This post was written by BIA contributor Chelsea M. Becker
Anxiety is something that I’ve been dealing with for what seems like forever. And while it seems like a constant battle in my own head, it’s definitely something that I’ve been able to work on with a little self-awareness and mindfulness. One major realization has been the importance of preventing it—vs. dealing with it after the fact. Although I’m by no means anxiety-free (is anyone?), there are some habits I’ve adopted that have seriously helped.
I know, I know, easier said than done. Personally, caffeine is such a double-edge sword for me. On one hand, I love how coffee helps wake me up in the morning, but on the other, I hate feeling so dependent on something. One thing I’ve never really considered in the past is the impact my caffeine addiction could be having on my anxiety. Turns out, excess caffeine intake can make anxiety much worse, so…tea anyone?
I’m a total believer that “runner’s high” is a real thing—and that you can get this high from any workout. I always have a more positive outlook on things after I’ve worked out, and it’s a trickle effect into other areas of my life (I feel more confident, I sleep better, I’m less stressed about not feeling in shape, etc.). Exercise is so killer because it releases powerful endorphins in your brain, which essentially act like your body’s built-in painkillers and mood-lifters. Yes plz! If running isn’t your thing (because it’s not mine), try yoga, boxing, or dance—three workouts known to boost moods and destress.

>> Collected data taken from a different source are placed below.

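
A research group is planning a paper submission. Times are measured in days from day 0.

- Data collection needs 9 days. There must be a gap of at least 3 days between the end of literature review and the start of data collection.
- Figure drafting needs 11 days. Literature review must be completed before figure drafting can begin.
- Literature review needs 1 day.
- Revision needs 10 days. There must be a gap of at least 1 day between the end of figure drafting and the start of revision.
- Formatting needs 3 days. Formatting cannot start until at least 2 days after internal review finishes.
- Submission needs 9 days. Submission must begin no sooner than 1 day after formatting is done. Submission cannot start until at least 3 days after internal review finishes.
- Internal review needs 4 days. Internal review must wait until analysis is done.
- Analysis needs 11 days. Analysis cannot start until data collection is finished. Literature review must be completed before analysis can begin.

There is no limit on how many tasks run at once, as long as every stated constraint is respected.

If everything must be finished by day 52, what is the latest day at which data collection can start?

Submission must finish by day 52; it takes 9 days, so it must start by 52 − 9 = day 43.
Since submission (must start by day 43, minus 1-day gap → day 42) depends on it, formatting must finish by day 42. Backing off its 3-day duration gives a latest start of day 39.
Internal review has several dependents: formatting (must start by day 39, minus 2-day gap → day 37); submission (must start by day 43, minus 3-day gap → day 40). The earliest of those limits is day 37, so internal review must start by 37 − 4 = day 33.
Since internal review (must start by day 33) depends on it, analysis must finish by day 33. Backing off its 11-day duration gives a latest start of day 22.
Data collection must finish before analysis (must start by day 22). With a 9-day duration, data collection must start by 22 − 9 = day 13.

13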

If you’re feeling a panic attack come on, go for a walk. If you can catch some rays while you’re outside, even better. Sunlight has been shown to increase the body’s serotonin levels, which will lift your mood and increases energy levels. Being outside also reduces levels of cortisol, a stress hormone, which is directly related to anxiety, so it’s a win-win. If you’re stuck inside, sit by a window. Simply looking at nature through a window can help your anxiety tremendously, which is kind of amazing!
While exercising or trying to avoid triggers to your anxiety can help, sleep can have a bigger impact. Not getting enough sleep affects your body’s ability to regulate hormones—including cortisol, that stress and anxiety-provoking hormone—causing your anxious feelings to increase. I’ve definitely noticed that I experience more even-keeled emotions when I’m getting the proper amount of sleep, so it’s a #1 priority in my life. And if you struggle with sleep (#ditto), read this.
Focus on the now
It’s human nature to caught up in worrying about the past and future, which is a lot of what anxiety is. But there are some things you just aren’t going to be able to control in life, and unfortunately there’s not much that worrying is going to do to change that. Instead of focusing on what just happened a few minutes ago, what you could have done differently, or even what you can do in the future, try to be more mindful and focus on the now. What can you do in this very moment, however big or small, to make an impact in your life? Often times for me, that’s a nap, deep breathing, or even a snack outside.
Do you have any tips for preventing anxiety?